Je serais d'accord avec toi si l'Ère du Vide était le premier supplément de campagne publiée par L5R. Mais là ce n'est pas du tout le cas. La gamme avait à ce stade publié suffisamment de scénarios (je veux dire il y en avait quand même pour facilement plusieurs années de jeu intense avec tout les scénarios qui ont été publiés avant) donnant un exemple concret sur la façon de mettre les PJ au premier plan (y compris pendant des évènements d'une importance majeure pour l'Empire comme le Coup d'Etat du Scorpion, la reprise de Kenson Gakka par les Scorpions, la Guerre de l'Opium ou la bataille du Crépuscule de l'Honneur). A ce stade, un MJ n'a pas besoin d'être particulièrement audacieux pour adapter les mêmes principes à l'Ère du Vide… C'est aussi à ça que sert un scénario officiel : montrer comment jouer dans cet univers et quel type d'histoire on peut faire... Or presque tous les scénarios publiés (à l'exception donc, du 2eme scénario du Voile de l'Honneur, et peut-être du premier, mais c'est discutable parce qu'il quand même met les PJ devant un important dilemme) donnent aux PJ un rôle majeur de protagonistes, allant même jusqu'à les placer dans des situations où leurs choix semblent capables de modifier la situation de l'Empire dans son ensemble (Code du Bushido, Tombe de Iuchiban, Héritage des Guerriers). D'ailleurs la trilogie du "Clan du Lièvre" offre un bel exemple d'adaptation d'une storyline aux besoins d'une campagne en donnant aux PJ la possibilité de sauver le château du Clan du Lièvre ou pas - et il est expliqué par la suite comment, selon les cas, adapter la storyline officielle où Shiro Usagi est censé être détruit par Le Scorpion - c'est dans
Bells of the Dead et même, si je ne me trompe, dans le scénario du Livre du MJ 2eme édition.

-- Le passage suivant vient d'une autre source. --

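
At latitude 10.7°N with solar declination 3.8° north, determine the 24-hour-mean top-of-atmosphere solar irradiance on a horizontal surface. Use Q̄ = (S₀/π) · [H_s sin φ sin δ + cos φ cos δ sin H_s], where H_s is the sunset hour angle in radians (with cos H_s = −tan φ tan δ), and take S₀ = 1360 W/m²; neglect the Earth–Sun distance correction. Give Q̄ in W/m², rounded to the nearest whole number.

433 W/m²

−tan φ tan δ = −(0.1890)(0.0664) = -0.0125; H_s = arccos(-0.0125) = 90.72°. In radians, H_s = 1.5834.
H_s sin φ sin δ = 1.5834 × 0.1857 × 0.0663 = 0.0195.
cos φ cos δ sin H_s = 0.9826 × 0.9978 × 0.9999 = 0.9803.
Q̄ = (1360/π) × (0.0195 + 0.9803) = 432.90 × 0.9998 = 432.81 W/m².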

Des personnages qui ont surmonté les difficultés des scénarios publiés pour acquérir Gloire et réputation, ce faisant, n'ont rien à envier (et même à mon avis dépassent en importance narrative) aux PNJ officiels. Après cela, en faire des héros destinés à sauver l'empire du complot de Fu Leng semble assez naturel, d'autant que les MJ ont tous les outils conceptuels sous la main, obtenus par les meilleurs systèmes pédagogiques qui soit : la pratique et l'exemple obtenus par une bonne quarantaine de parties (c'est ce qu'il faut pour jouer toutes les campagnes, mais cela varie selon les MJ j'appelle une partie un scénario qui se joue dans une durée comprise entre 8 et 40 heures, sachant que pour L5R la moyenne se situait vers 20). La plupart des scénarios pour la première édition sont en réalité des mini-campagnes. Code du Bushido par exemple représente en temps et en narration (et même en nombre de pages) l'équivalent de trois scénarios pour d'autres jeux (il m'a fallu au moins 50 heures de jeu pour arriver au bout).
Impliquer les personnage dans l'Ere du Vide n'est pas un saut conceptuel par rapport au fait de les impliquer en première ligne dans le Coup d'Etat du Scorpion, de les nommer à la tête d'une magistrature de la plus grande ville de l'Empire, ou de leur permettre d'arrêter un complot visant à plonger Rokugan dans une guerre sans merci. Donc, même si la méthode pour le faire est un peu courte dans l'Ère du Vide, il y a tous les autres scénarios auxquels se référer et qui donnent d'excellents exemples concrets et adaptables. Sortir l'Ère du Vide de son contexte, c'est donc risquer de tirer une conclusion disproportionnée. L5R a été pendant très longtemps "un jeu à scénarios", et la teneur générale de ces scénarios reste à mon avis la meilleure preuve qui soit que les auteurs de L5R estimaient que les PJ devaient être des protagonistes. Après, ceux qui ont pris le train en route, et n'ont pas bénéficié de ses exemples ont tout à fait le droit de ressentir le contraire, mais précisément parce qu'il y a eu un changement de direction (sachant quand même que ce changement de direction correspond plus ou moins au début de la publication des scénarios Living Rokugan qui prônent exactement la même philosophie "mettre les Pj au centre des évènements"), mais ce ressenti est, je le crains, fondé sur une vision incomplète de la gamme.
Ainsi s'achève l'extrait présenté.